Regardless, it's not a good look that Boeing didn't offer up this information to the FAA and Department of Transportation (DoT) sooner. As Warren Buffett once said, "There is seldom just one cockroach in the kitchen."
Might Boeing have been too aggressive with internal deadlines to get the 737 MAX to the finish line, perhaps overlooking safety concerns raised by simulation data in the process?
Or is Boeing's interpretation correct that the internal messages were simply about simulator software that was still a work in process?
As an outsider, it's impossible to know for sure.

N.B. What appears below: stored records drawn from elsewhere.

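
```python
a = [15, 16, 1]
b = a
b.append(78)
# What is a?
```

After line 1: a = [15, 16, 1]
After line 2 (b = a is an alias, same object): a = [15, 16, 1], b = [15, 16, 1]
After line 3 (b.append mutates the shared list): a = [15, 16, 1, 78], b = [15, 16, 1, 78]

[15, 16, 1, 78]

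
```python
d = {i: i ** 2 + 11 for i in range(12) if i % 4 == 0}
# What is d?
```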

What is certain is that Boeing's public image continues taking a hit, and every day that the 737 MAX remains grounded increases the financial strain Boeing faces.
This would allow 737 production rates to increase throughout next year, and Boeing would begin generating substantial free cash flow once again. As you can see, Boeing's ballooning inventory has significantly hurt its cash flow this year.
Unfortunately, regulators may no longer be keen on conducting a certification flight in November. This weekend's news doesn't necessarily raise new safety concerns about the MAX, but it further strains Boeing's relationship with the FAA and DoT.
It's possible that some sort of disciplinary action is imposed on Boeing while the 737 MAX is simultaneously approved to return to service, but a further grounding delay is beginning to feel more likely.
We published an in-depth note in July about Boeing's 737 MAX challenges and made the following remarks about the importance of a timely return to service:
"If Boeing finds itself in a place where it can no longer predict when the 737 MAX is returned to service, and it worries about its future liquidity for whatever reason, then its nearly $5 billion annual dividend commitment could be tested.
Such an outcome seems like a low probability event, especially since Boeing appears open to ceasing production to preserve working capital. However, investors holding shares of Boeing should understand that the stock could be more volatile than usual in the months ahead. The stock's risk profile has increased following the MAX's grounding, and the short-term financial stakes are high if the return-to-service timeline is pushed out.
As we stated in our April 2019 note, we will continue monitoring the situation to ensure that Boeing's market share remains stable and the MAX grounding is indeed temporary rather than longer term in nature. Otherwise, Boeing's cash burn and liquidity position will need to be evaluated, and its Dividend Safety Score could be downgraded."
With return-to-service timing becoming murkier, potentially adding billions of dollars of costs, we are downgrading Boeing's Dividend Safety Score to Borderline Safe until more clarity is provided by regulators.
The firm's liquidity seems adequate to handle a delay of several months, but it's less clear how Boeing might respond to a prolonged delay, not to mention the potential for any order cancellations or rejections by disgruntled customers.
Boeing still appears to be a quality business for the long term as global air traffic grows and the market remains a duopoly with Airbus. However, the short-term outlook is fuzzy and could get worse before it gets better.
While a dividend cut still seems unlikely based on what we know today, we do our best to take a conservative stance with our Dividend Safety Scores, especially for low probability, high severity risks like this.
Boeing next reports earnings on Wednesday, and we should know a lot more about the return of the MAX by the end of the year. Should the plane return to service in a reasonably timely manner, I expect Boeing's Dividend Safety Score to be upgraded.
I plan to continue holding our Boeing shares in our Top 20 Dividend Stocks portfolio and will provide any updates as necessary.